28 januari 1876
Brief van Multatuli aan J. Waltman Jr. Enkel velletje postpapier, waarvan blz. 1 beschreven. (M.M.)
Wiesbaden 28 Januari 1876
Waarde Heer Waltman, Ik gis dat Ge moeielykheden met Uw drukkery hebt, al kan ik niet raden wàt. Ik maak dit op uit het lang wegblyven der revisie van vel 9 (die nu hierby gaat) en den proef van vel 10. Voor 'n paar dagen ontving ik Uw briefkaart, waarin stond: ‘ik schryf U spoedig nader.’ Meen volstrekt niet dat ik jacht maak. Als ik vraag naar 'n uitblyvend stuk, is 't slechts om te voorkomen dat we al te lang wachten op iets dat weggeraakt kon zyn. Reken er op dat er iets zoek is, als ik 'n proef of revisie langer dan byv. 2 posten [1.] 2 posten: oorspr. stond er 1½ dag. na ontvangst niet terugzend.
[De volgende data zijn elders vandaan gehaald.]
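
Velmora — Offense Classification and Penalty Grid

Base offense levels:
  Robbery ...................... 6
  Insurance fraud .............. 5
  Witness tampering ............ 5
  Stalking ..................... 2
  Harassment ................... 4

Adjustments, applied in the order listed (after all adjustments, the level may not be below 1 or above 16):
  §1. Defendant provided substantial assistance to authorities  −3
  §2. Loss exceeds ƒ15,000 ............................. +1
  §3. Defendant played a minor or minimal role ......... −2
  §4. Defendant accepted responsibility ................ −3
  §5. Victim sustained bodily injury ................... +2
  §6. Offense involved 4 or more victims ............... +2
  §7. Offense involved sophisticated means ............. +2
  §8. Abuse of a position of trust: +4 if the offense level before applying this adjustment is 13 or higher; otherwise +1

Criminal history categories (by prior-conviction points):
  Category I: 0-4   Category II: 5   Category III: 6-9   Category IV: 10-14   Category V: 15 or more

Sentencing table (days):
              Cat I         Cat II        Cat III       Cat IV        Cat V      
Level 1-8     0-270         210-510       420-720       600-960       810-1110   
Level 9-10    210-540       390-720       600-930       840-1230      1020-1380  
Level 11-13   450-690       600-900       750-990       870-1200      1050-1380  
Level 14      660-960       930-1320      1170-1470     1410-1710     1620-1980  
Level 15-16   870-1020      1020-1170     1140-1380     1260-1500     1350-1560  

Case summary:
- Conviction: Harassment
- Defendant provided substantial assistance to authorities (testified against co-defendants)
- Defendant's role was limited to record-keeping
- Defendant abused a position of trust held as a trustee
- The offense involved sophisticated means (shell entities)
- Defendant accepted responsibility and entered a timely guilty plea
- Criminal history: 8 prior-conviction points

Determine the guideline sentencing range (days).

420-720 days

Base offense level for harassment: 4.
§1 applies: 4 − 3 = 1.
§3 applies: 1 − 2 = -1.
§4 applies: -1 − 3 = -4.
§5 does not apply.
§6 does not apply.
§7 applies: -4 + 2 = -2.
§8 applies (level before this adjustment is -2 < 13, so +1): -2 + 1 = -1.
Level -1 is below the minimum of 1; floored at 1.
Final offense level: 1.
Criminal history: 8 prior points → Category III (6-9).
Level 1 falls in the 1-8 band.
Grid: Level 1-8 × Category III = 420-720 days.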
Maar ik heb U over iets anders te schryven. Funke verzoekt m'n vrouw een nieuwe Bloemlezing uit m'n Werken te maken, daar de oude [2.] de oude: nl. die in 1865 was verschenen bij R.C. d'Ablaing van Giessenburg; zie V.W. XI, blz. 522. uitverkocht is. Nu heeft ze Uw vergunning noodig om ook wat te nemen uit de by U uitgekomen stukken. Staat ge dit toe? Me dunkt dat het geen kwaad kan, maar in allen geval moet ze U permissie vragen, en dit doe ik namens haar by dezen. Een woordje per briefkaart is voldoende.
Wees hartelyk gegroet van
t.a.v.
DouwesDekker
Om akkoord te gaan (niet om te jachten!) ik wacht proef van vel 10.